Par   /   23 avril 2013  /  


Par Yanis ZOUBEIDI-DEFERT, Avocat au Barreau d’EPINAL, Docteur en droit, Chargé d’enseignements à l’Université de Lorraine,

Laura THIRION et Pierre LOIC, Etudiants en Master Droit européen des droits de l’homme, Faculté de droit de NANCY

 

L’article 6 paragraphe 1 de la Convention européenne des droits de l’homme (Conv. EDH) indique que « Toute personne a droit à ce que sa cause soit entendue équitablement (…) par un tribunal indépendant et impartial » et précise, en son paragraphe 3 que « l’accusé » (englobant aussi le prévenu dans la définition européenne) doit « disposer du temps et des facilités nécessaires à la préparation de sa défense ».

Cet article, tel qu’interprété par la Cour Européenne des Droits de l’Homme (Cour EDH), implique que « toute partie à une action civile et a fortiori à une action pénale, doit avoir une possibilité raisonnable d’exposer sa cause au tribunal dans des conditions qui ne la désavantagent pas d’une manière appréciable par rapport à la partie adverse » (Cour EDH, 30 juin 1959, Swabowicz c/ Suède). Le principe d’égalité des armes se dessinait. Plus récemment, la Cour EDH a défini de manière claire le principe en ces termes: « le principe de l’égalité des armesl’un des éléments de la notion plus large de procès équitable – requiert que chaque partie se voie offrir une possibilité raisonnable de présenter sa cause dans des conditions qui ne la placent pas dans une situation de net désavantage par rapport à son adversaire (…) Il implique aussi en principe le droit pour les parties à un procès de prendre connaissance de toute pièce ou observation soumise au juge (…) » (Cour EDH, 26 mai 2002, Fretté c/ France).

De même, en France, le Conseil constitutionnel (CC, N°98-408, 22 janvier 1999, Cour pénale internationale) juge que « les exigences constitutionnelles relatives au respect des droits de la défense et à l’existence d’une procédure juste et équitable » doivent garantir « l’équilibre des droits des parties ».

L’égalité des armes est donc une composante indispensable et nécessaire du procès équitable.

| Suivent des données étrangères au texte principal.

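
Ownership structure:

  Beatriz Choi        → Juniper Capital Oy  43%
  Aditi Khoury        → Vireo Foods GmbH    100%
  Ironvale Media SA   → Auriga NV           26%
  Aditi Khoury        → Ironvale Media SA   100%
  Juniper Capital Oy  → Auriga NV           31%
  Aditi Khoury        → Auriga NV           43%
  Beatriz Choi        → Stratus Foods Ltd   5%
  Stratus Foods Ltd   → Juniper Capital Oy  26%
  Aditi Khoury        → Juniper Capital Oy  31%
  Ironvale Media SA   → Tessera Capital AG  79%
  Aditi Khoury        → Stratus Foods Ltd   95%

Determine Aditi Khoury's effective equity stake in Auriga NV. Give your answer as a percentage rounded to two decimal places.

Aditi reaches Auriga along 4 paths.
Direct stake: 43% = 43%.
Via Juniper: 31% × 31% = 9.61%.
Via Stratus → Juniper: 95% × 26% × 31% = 7.657%.
Via Ironvale: 100% × 26% = 26%.
Total: 43% + 9.61% + 7.657% + 26% = 86.267%.
Rounded: 86.27%.

86.27%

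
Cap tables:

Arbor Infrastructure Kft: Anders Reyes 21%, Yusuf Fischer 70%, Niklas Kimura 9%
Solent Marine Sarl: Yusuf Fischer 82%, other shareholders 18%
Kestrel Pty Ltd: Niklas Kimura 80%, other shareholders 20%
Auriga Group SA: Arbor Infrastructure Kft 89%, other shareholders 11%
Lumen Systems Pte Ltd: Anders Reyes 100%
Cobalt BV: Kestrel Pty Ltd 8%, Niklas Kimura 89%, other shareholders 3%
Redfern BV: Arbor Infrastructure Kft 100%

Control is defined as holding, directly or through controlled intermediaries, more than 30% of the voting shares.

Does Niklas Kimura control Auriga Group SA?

Niklas holds 80% of Kestrel, so Niklas controls Kestrel.
Kestrel and Niklas together hold 8% + 89% = 97% of Cobalt, so Niklas controls Cobalt.
Neither Niklas nor any entity Niklas controls holds any voting interest in Auriga.
So Niklas does not control Auriga.

No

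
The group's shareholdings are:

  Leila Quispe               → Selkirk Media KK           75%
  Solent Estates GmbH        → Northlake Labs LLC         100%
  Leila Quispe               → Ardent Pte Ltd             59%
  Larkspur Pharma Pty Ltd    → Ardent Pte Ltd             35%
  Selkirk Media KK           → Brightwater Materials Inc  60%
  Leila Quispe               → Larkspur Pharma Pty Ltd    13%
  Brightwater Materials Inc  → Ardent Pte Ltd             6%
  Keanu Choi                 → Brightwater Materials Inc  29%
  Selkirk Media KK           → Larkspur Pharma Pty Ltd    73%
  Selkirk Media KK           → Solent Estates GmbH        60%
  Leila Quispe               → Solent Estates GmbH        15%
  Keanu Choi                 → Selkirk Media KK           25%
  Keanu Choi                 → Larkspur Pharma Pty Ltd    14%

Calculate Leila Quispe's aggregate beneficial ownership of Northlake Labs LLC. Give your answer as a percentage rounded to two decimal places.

Leila reaches Northlake along 2 paths.
Via Selkirk → Solent: 75% × 60% × 100% = 45%.
Via Solent: 15% × 100% = 15%.
Total: 45% + 15% = 60%.
Rounded: 60.00%.

60.00%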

On sait que ce principe s’applique lors de l’instruction pénale (l’enquête) et du procès. Or, ces deux moments ne sont que des phases qui succèdent souvent à la garde-à-vue.

Des questions se posent donc immanquablement sur l’application concrète de ce principe. Quand doit commencer cet équilibre garant d’une procédure juste et équitable ? Quand doit-on prendre connaissance de toute pièce et observation soumises au juge ? Un procès est-il vraiment équitable si l’égalité des armes n’a pas été respectée en amont, c’est-à-dire lors de la garde-à-vue ?

Or, même si des progrès ont récemment eu lieu, de graves atteintes au principe d’égalité des armes entre les parties persistent lors de ce premier temps judiciaire.

Du point de vue pénal, les parties en présence sont, d’une part, le Parquet et, d’autre part, l’accusé ou le prévenu. Or, c’est le Parquet qui décide du placement et du maintien en garde-à-vue du mis en cause, dirige les enquêteurs, décide de l’issue de la mesure et ensuite, lors du procès, requiert une condamnation.

Il est incontestable que le Parquet, qui dispose d’une mesure de contrainte et d’agents à son service, prend un avantage appréciable par rapport à l’autre partie, avant même le procès. Les nécessités de l’enquête peuvent, peut-être, justifier l’octroi de certaines prérogatives, mais ce déséquilibre, certes temporaire, ne doit pas conduire à un procès inéquitable.

Ce déséquilibre est renforcé par les conditions déloyales dans lesquelles se déroulent parfois les garde-à-vue. La ruse est souvent employée pour faire croire au gardé-à-vue qu’on n’a que quelques questions à lui poser, qu’il comparait librement, qu’il retournera rapidement au travail ou chez lui et qu’il n’est donc pas nécessaire de demander l’assistance d’un avocat qui risque de mettre deux heures à venir, retardant d’autant sa remise en liberté.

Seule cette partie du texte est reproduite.